Know your stains
Not all stains were made equal, and different substances call for different measures. Oil, for example, can be removed using warm water and surfactants. Bloodstains, on the other hand, need nothing more than cold water. Grass stains, pet stains, and other organic stains would require an enzymatic stain remover.
Arm yourself with different types of stain removers
Sure, you can run off to ask Google about the best way to clean whatever it is you spilled on your favorite cardigan. But you still want to have the products you’ll need at hand. Start with these three basic options: an enzyme cleaner that would break down protein stains (blood, grass, chocolate, etc.), a cleaner with surfactants (like the ones found in regular dish soap) that would kill greasy or oily stains, and an oxidizing cleaner that would help out with deep-color-stains (coffee, red wine, etc.).

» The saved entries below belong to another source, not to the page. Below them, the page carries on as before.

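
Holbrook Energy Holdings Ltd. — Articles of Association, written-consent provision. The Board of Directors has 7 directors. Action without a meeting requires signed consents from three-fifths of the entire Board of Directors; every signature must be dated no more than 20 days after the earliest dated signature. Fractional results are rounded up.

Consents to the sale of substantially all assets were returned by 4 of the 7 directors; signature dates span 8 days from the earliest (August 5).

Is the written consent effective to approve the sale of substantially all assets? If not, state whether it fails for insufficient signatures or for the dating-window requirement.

Not effective — insufficient signatures.

Signatures required: three-fifths of 7 — 3/5 of 7 = 4.20, rounded up to 5, so 5 needed; 4 signed. Insufficient.
Dating window: the latest signature is 8 days after the earliest; the limit is 20 days. Within the window.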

When it comes to treating any kind of stain, the results are a lot better and more apparent when you attend to it right away. If you don’t have your trusty team of stain removers with you at the moment, dabbing a paper towel with room-temperature water on the stain would help. Make sure you dab and not scrub, because scrubbing will only make it worse. If you can, soak the whole garment in a tub of cool water so the stain doesn’t set.
Don’t dry before the stain is gone
The washing machine is done but the darn stain isn’t fully out? Don’t put it in the dryer because the heat will set the stain into the fabric. Instead, take the still-wet garment, repeat the stain treatment, and wash it again.